SES showcases its first broadcast of 8K televisionWednesday, May 23rd, 2018
With four times as many pixels as 4K UHD, the 8K demonstration will be transmitted via an Astra satellite and showcased at the SES Industry Days conference
LUXEMBOURG — Always at the forefront of television developments, SES S.A. will be broadcasting an 8K television signal via its satellite system for the first time during the annual SES Industry Days, held in Luxembourg on 23 and 24 May.
Relying on the new DVB-S2X standard that enables greater efficiency, the transmission will be carried out on a single 36 MHz transponder on ASTRA 3B. With a resolution of 7680×4320 pixels, the video will be encoded in HEVC and transmitted at a rate of 80 Mbit/s, which is four times higher than for a 4K signal. In addition, the test transmission will use a native IP formatted signal, providing some insights into the requirements of a future All-IP broadcast infrastructure for television.
For this demonstration, SES has partnered with Spin Digital, which developed the expertise to decode and playback 8K HEVC signals in real-time using a software solution, and also encoded the content using its HEVC encoder.

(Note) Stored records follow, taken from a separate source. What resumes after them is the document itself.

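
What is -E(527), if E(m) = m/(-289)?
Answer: 31/17 ≈ 1.8235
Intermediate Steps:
E(m) = -m/289 (E(m) = m*(-1/289) = -m/289)
-E(527) = -(-1)*527/289 = -1*(-31/17) = 31/17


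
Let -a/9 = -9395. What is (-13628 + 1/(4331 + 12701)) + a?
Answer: 1208028665/17032 ≈ 70927.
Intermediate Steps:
a = 84555 (a = -9*(-9395) = 84555)
(-13628 + 1/(4331 + 12701)) + a = (-13628 + 1/(4331 + 12701)) + 84555 = (-13628 + 1/17032) + 84555 = -232112095/17032 + 84555 = 1208028665/17032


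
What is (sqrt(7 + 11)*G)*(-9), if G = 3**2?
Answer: -243*sqrt(2) ≈ -343.65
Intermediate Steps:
G = 9
(sqrt(7 + 11)*G)*(-9) = (sqrt(7 + 11)*9)*(-9) = (sqrt(18)*9)*(-9) = ((3*sqrt(2))*9)*(-9) = (27*sqrt(2))*(-9) = -243*sqrt(2)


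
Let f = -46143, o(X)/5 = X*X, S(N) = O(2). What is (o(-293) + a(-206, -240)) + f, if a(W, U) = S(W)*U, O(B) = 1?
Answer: 382862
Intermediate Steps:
S(N) = 1
a(W, U) = U (a(W, U) = 1*U = U)
o(X) = 5*X² (o(X) = 5*(X*X) = 5*X²)
(o(-293) + a(-206, -240)) + f = (5*(-293)² - 240) - 46143 = (5*85849 - 240) - 46143 = (429245 - 240) - 46143 = 429005 - 46143 = 382862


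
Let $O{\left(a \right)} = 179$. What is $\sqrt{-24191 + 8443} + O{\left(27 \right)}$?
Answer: $179 + 2 i \sqrt{3937} \approx 179.0 + 125.49 i$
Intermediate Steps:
$\sqrt{-24191 + 8443} + O{\left(27 \right)} = \sqrt{-24191 + 8443} + 179 = \sqrt{-15748} + 179 = 2 i \sqrt{3937} + 179 = 179 + 2 i \sqrt{3937}$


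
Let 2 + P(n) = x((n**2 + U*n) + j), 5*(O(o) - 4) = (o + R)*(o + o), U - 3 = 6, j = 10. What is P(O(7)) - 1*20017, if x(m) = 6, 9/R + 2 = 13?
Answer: -20013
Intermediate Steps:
U = 9 (U = 3 + 6 = 9)
R = 9/11 (R = 9/(-2 + 13) = 9/11 ≈ 0.81818)
O(o) = 4 + 2*o*(9/11 + o)/5 (O(o) = 4 + ((o + 9/11)*(o + o))/5 = 4 + ((9/11 + o)*(2*o))/5 = 4 + (2*o*(9/11 + o))/5 = 4 + 2*o*(9/11 + o)/5)
P(n) = 4 (P(n) = -2 + 6 = 4)
P(O(7)) - 1*20017 = 4 - 1*20017 = 4 - 20017 = -20013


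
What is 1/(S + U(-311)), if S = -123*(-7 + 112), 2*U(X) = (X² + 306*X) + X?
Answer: -1/12293 ≈ -8.1347e-5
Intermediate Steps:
U(X) = X²/2 + 307*X/2 (U(X) = ((X² + 306*X) + X)/2 = (X² + 307*X)/2 = X²/2 + 307*X/2)
S = -12915 (S = -123*105 = -12915)
1/(S + U(-311)) = 1/(-12915 + (½)*(-311)*(307 - 311)) = 1/(-12915 + (½)*(-311)*(-4)) = 1/(-12915 + 622) = 1/(-12293) = -1/12293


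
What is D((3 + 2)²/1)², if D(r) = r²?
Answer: 390625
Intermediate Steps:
D((3 + 2)²/1)² = (((3 + 2)²/1)²)² = ((5²*1)²)² = ((25*1)²)² = (25²)² = 625² = 390625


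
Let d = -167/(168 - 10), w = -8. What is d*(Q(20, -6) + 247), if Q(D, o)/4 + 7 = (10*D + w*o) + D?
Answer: -215597/158 ≈ -1364.5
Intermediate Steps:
Q(D, o) = -28 - 32*o + 44*D (Q(D, o) = -28 + 4*((10*D - 8*o) + D) = -28 + 4*((-8*o + 10*D) + D) = -28 + 4*(-8*o + 11*D) = -28 + (-32*o + 44*D) = -28 - 32*o + 44*D)
d = -167/158 ≈ -1.0570
d*(Q(20, -6) + 247) = -167*((-28 - 32*(-6) + 44*20) + 247)/158 = -167*((-28 + 192 + 880) + 247)/158 = -167*(1044 + 247)/158 = -167/158*1291 = -215597/158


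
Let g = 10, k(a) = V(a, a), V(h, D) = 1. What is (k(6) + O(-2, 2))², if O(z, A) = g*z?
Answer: 361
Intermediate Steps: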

In addition, SES teamed up with Sharp / UMC, which is providing the 8K screens.
The 8K content, with a frame rate of 60 frames per second and 10-bit colour depth, features native 8K camera footage provided by PSNC (Poznan Supercomputing and Networking Center) and an 8K animation (CGI) provided by Unigine Corp.

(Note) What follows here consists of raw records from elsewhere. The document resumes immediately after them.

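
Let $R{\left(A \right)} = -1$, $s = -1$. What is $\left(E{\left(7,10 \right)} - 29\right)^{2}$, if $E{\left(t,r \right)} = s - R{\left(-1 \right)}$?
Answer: $841$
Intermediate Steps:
$E{\left(t,r \right)} = 0$ ($E{\left(t,r \right)} = -1 - -1 = -1 + 1 = 0$)
$\left(E{\left(7,10 \right)} - 29\right)^{2} = \left(0 - 29\right)^{2} = \left(-29\right)^{2} = 841$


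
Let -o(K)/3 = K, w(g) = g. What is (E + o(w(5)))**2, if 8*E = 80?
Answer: 25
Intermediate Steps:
E = 10 (E = (1/8)*80 = 10)
o(K) = -3*K
(E + o(w(5)))**2 = (10 - 3*5)**2 = (10 - 15)**2 = (-5)**2 = 25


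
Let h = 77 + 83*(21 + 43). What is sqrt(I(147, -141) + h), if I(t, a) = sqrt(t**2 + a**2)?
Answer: sqrt(5389 + 3*sqrt(4610)) ≈ 74.784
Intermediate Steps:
I(t, a) = sqrt(a**2 + t**2)
h = 5389 (h = 77 + 83*64 = 77 + 5312 = 5389)
sqrt(I(147, -141) + h) = sqrt(sqrt((-141)**2 + 147**2) + 5389) = sqrt(sqrt(19881 + 21609) + 5389) = sqrt(sqrt(41490) + 5389) = sqrt(3*sqrt(4610) + 5389) = sqrt(5389 + 3*sqrt(4610))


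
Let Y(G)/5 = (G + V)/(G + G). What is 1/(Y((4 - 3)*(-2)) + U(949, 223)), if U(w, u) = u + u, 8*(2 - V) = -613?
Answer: 32/11207 ≈ 0.0028554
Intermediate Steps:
V = 629/8 (V = 2 - 1/8*(-613) = 2 + 613/8 = 629/8 ≈ 78.625)
U(w, u) = 2*u
Y(G) = 5*(629/8 + G)/(2*G) (Y(G) = 5*((G + 629/8)/(G + G)) = 5*((629/8 + G)/((2*G))) = 5*((629/8 + G)*(1/(2*G))) = 5*((629/8 + G)/(2*G)) = 5*(629/8 + G)/(2*G))
1/(Y((4 - 3)*(-2)) + U(949, 223)) = 1/(5*(629 + 8*((4 - 3)*(-2)))/(16*(((4 - 3)*(-2)))) + 2*223) = 1/(5*(629 + 8*(1*(-2)))/(16*((1*(-2)))) + 446) = 1/((5/16)*(629 + 8*(-2))/(-2) + 446) = 1/((5/16)*(-1/2)*(629 - 16) + 446) = 1/((5/16)*(-1/2)*613 + 446) = 1/(-3065/32 + 446) = 1/(11207/32) = 32/11207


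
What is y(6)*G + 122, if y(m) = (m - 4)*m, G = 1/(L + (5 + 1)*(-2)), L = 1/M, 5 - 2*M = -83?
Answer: 63766/527 ≈ 121.00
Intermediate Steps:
M = 44 (M = 5/2 - ½*(-83) = 5/2 + 83/2 = 44)
L = 1/44 ≈ 0.022727
G = -44/527 (G = 1/(1/44 + (5 + 1)*(-2)) = 1/(1/44 + 6*(-2)) = 1/(1/44 - 12) = 1/(-527/44) = -44/527 ≈ -0.083491)
y(m) = m*(-4 + m) (y(m) = (-4 + m)*m = m*(-4 + m))
y(6)*G + 122 = (6*(-4 + 6))*(-44/527) + 122 = (6*2)*(-44/527) + 122 = 12*(-44/527) + 122 = -528/527 + 122 = 63766/527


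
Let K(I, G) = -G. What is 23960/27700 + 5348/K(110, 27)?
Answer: -7374634/37395 ≈ -197.21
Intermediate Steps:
23960/27700 + 5348/K(110, 27) = 23960/27700 + 5348/((-1*27)) = 23960*(1/27700) + 5348/(-27) = 1198/1385 + 5348*(-1/27) = 1198/1385 - 5348/27 = -7374634/37395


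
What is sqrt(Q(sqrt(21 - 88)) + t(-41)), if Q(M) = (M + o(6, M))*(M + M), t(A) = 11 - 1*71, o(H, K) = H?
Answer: sqrt(-194 + 12*I*sqrt(67)) ≈ 3.4241 + 14.343*I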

“Even though 8K remains challenging with the video codecs available today, and is several years away from introduction to consumer homes, this demonstration shows that satellites are now capable of carrying 8K signals. As we always strive to take the video experience to the next level, we are very proud to provide this exciting glimpse at the future of television,” said Thomas Wrede, VP, New Technology & Standards at SES Video. “At the same time, we continue to be very much focused on supporting our customers and partners in bringing current technologies, such as 4K UHD and HDR, to consumer homes.”